The tax law defines a business bad debt as one that arises in the context of a business (such as credit sales to customers and loans to employees). A nonbusiness bad debt is any other bad debt (such as loans related to investments).
The main challenge is properly classifying loans made by shareholder-employees. If the main reason for the loan is to protect salary from the corporation, then an unpaid loan is a business bad debt. If it's to protect the investment in the corporation, it's a nonbusiness bad debt. The determination is based on facts and circumstances.
When in a position to argue either type of bad debt, which is better? Obviously, an owner's overall tax position is the starting point for any decision. But nonbusiness bad debts usually produce a better tax result: while subject to capital loss limits, they can be carried forward and used eventually. In contrast, business bad debts of shareholder-employees are treated as miscellaneous itemized deductions, which are subject to a 2%-of-adjusted-gross-income threshold, an overall reduction for itemized deductions if such individuals are high-income taxpayers, and a disallowance for alternative minimum tax purposes. Thus, the tax benefit from any business bad debt may be nominal or none.
Passive activity losses
Business losses usually can be used to offset an owner's other income for the year. Business losses that aren't used currently may be treated as net operating losses that can be carried back and then forward to offset income in other years and save taxes.
However, if the business is viewed as a passive activity, losses are limited to the owner's passive activity income from this and any other passive activities (e.g., any rental real estate). So making an investment in a business as a "silent partner" merely creates passive income or loss. In order to escape this treatment, an owner must demonstrate that he/she materially participates in the operations of the business. There are 7 tests for material participation (limited partners may only use 3 of the 7 tests). See IRS Publication 925.
If you take a loan to buy a business, the interest on that loan may be viewed as business interest, which is fully deductible, or investment interest, which is deductible only to the extent of investment interest for the year, with any excess income carried forward. Here are some parameters:
- Interest on a loan to buy a sole proprietorship (or set the business up as a one-member limited liability company) that the owner runs is treated as business interest because the owner is buying assets, not stock. It is deductible on Schedule C.

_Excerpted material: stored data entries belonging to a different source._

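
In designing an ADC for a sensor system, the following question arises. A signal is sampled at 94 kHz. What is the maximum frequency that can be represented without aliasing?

The maximum frequency that can be represented without aliasing
is the Nyquist frequency: f_max = f_s / 2 = 94 kHz / 2 = 47 kHz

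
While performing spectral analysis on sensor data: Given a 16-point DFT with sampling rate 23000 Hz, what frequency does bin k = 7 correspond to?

The frequency of DFT bin k is: f_k = k * f_s / N
f_7 = 7 * 23000 / 16 = 20125/2 Hz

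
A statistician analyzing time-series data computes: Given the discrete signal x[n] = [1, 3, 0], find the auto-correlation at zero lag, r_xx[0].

The auto-correlation at zero lag r_xx[0] equals the signal energy.
r_xx[0] = sum of x[n]^2 = 1^2 + 3^2 + 0^2
= 1 + 9 + 0 = 10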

- Interest on a loan to buy stock in a C corporation is always investment interest, even though the corporation may be closely held. The interest is deducted as an itemized deduction on the owner's Schedule A of Form 1040.
- Interest on a loan to buy into an S corporation, partnership, or limited liability company is not easily categorized. Assuming that the owner materially participates (i.e., is active in day-to-day business operations, then the IRS says to allocate the interest expense according to the business' assets, using any reasonable method. The portion allocated to the assets used in the business (as opposed to the business' investments) interest is then deducted on the owner's Schedule E.
Work with your tax advisor to make sure your business activities are conducted in a way that optimizes your tax results.